Whether you’re covered under an employer-sponsored health insurance plan, or purchase your own policy through Covered California, November 15 will mark the beginning of this year’s Open Enrollment period. During Open Enrollment, you can make changes to your current plan or (depending upon your circumstances) enroll in a new policy.
If you haven’t been satisfied with your health insurance plan, the Open Enrollment period gives you a chance to make changes that will best benefit your family. Even if you’re happy with your plan, there may still be room for improvement. Consider the following five factors before renewing your current policy or deciding upon a new one.
1) Are you comfortable with your deductible? A lower deductible means lower out-of-pocket costs, but a higher premium at the same time. Some families find that they would prefer one or the other, but it will depend upon your healthcare bills as well as your comfort with monthly premiums.
2) Do you anticipate higher medical bills next year? If you’re planning a pregnancy or surgical procedures look likely, you’ll want to be sure those services are covered and that you’re comfortable with your portion of the bill. Otherwise, you may need to switch to a plan with better coverage.

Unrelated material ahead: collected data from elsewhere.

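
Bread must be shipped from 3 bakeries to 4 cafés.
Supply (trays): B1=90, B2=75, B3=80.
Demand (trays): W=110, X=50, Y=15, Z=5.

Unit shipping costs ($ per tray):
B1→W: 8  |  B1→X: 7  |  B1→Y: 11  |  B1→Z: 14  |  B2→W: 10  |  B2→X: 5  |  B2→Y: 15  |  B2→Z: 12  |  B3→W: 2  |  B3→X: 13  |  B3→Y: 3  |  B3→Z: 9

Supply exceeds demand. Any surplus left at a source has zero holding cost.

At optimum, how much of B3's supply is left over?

Minimum-cost shipments:
  B1->W: 45 trays
  B2->X: 50 trays
  B2->Z: 5 trays
  B3->W: 65 trays
  B3->Y: 15 trays
Total cost = $845.
B3 ships 80 of its 80, leaving 0.

0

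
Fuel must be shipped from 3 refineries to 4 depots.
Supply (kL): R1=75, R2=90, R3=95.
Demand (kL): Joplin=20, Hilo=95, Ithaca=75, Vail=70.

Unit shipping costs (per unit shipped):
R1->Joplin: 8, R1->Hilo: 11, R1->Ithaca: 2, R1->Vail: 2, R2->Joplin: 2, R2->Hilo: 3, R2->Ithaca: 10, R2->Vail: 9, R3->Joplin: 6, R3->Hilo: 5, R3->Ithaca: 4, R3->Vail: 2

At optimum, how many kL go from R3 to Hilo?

25

The minimum-cost plan:
  R1–Ithaca: 75 kL
  R2–Joplin: 20 kL
  R2–Hilo: 70 kL
  R3–Hilo: 25 kL
  R3–Vail: 70 kL
Total cost = 665.
So R3→Hilo carries 25 kL.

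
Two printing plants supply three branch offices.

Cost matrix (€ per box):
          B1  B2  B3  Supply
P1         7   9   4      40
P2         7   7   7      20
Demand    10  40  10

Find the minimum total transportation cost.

An optimal shipping plan:
  P1 to B1: 10 boxes
  P1 to B2: 20 boxes
  P1 to B3: 10 boxes
  P2 to B2: 20 boxes
Total cost = €430.
(Supply check: P1 ships 40; P2 ships 20.)

430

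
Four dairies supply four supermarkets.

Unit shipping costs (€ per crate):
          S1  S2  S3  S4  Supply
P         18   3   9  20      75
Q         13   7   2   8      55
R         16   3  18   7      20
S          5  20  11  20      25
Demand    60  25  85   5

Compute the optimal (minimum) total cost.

1215

One minimum-cost allocation:
  P to S1: 20 × €18 = €360
  P to S2: 25 × €3 = €75
  P to S3: 30 × €9 = €270
  Q to S3: 55 × €2 = €110
  R to S1: 15 × €16 = €240
  R to S4: 5 × €7 = €35
  S to S1: 25 × €5 = €125
Total = 360 + 75 + 270 + 110 + 240 + 35 + 125 = €1215.
(Supply check: P ships 75; Q ships 55; R ships 20; S ships 25.)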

3) Is your favorite doctor in-network? Using out-of-network doctors will often increase your out-of-pocket expenses. Make sure your preferred doctor is covered by your insurance company’s network.
4) Do you need dental or vision coverage? It’s often not very expensive to add dental and other age-related vision problems will be covered.
5) Are your prescriptions covered? If your out-of-pocket expenses for prescriptions are too high, talk to your doctor about alternatives that are better covered by your insurance plan. Alternatively, you may consider switching to a health insurance policy that offers better coverage for the medications you need.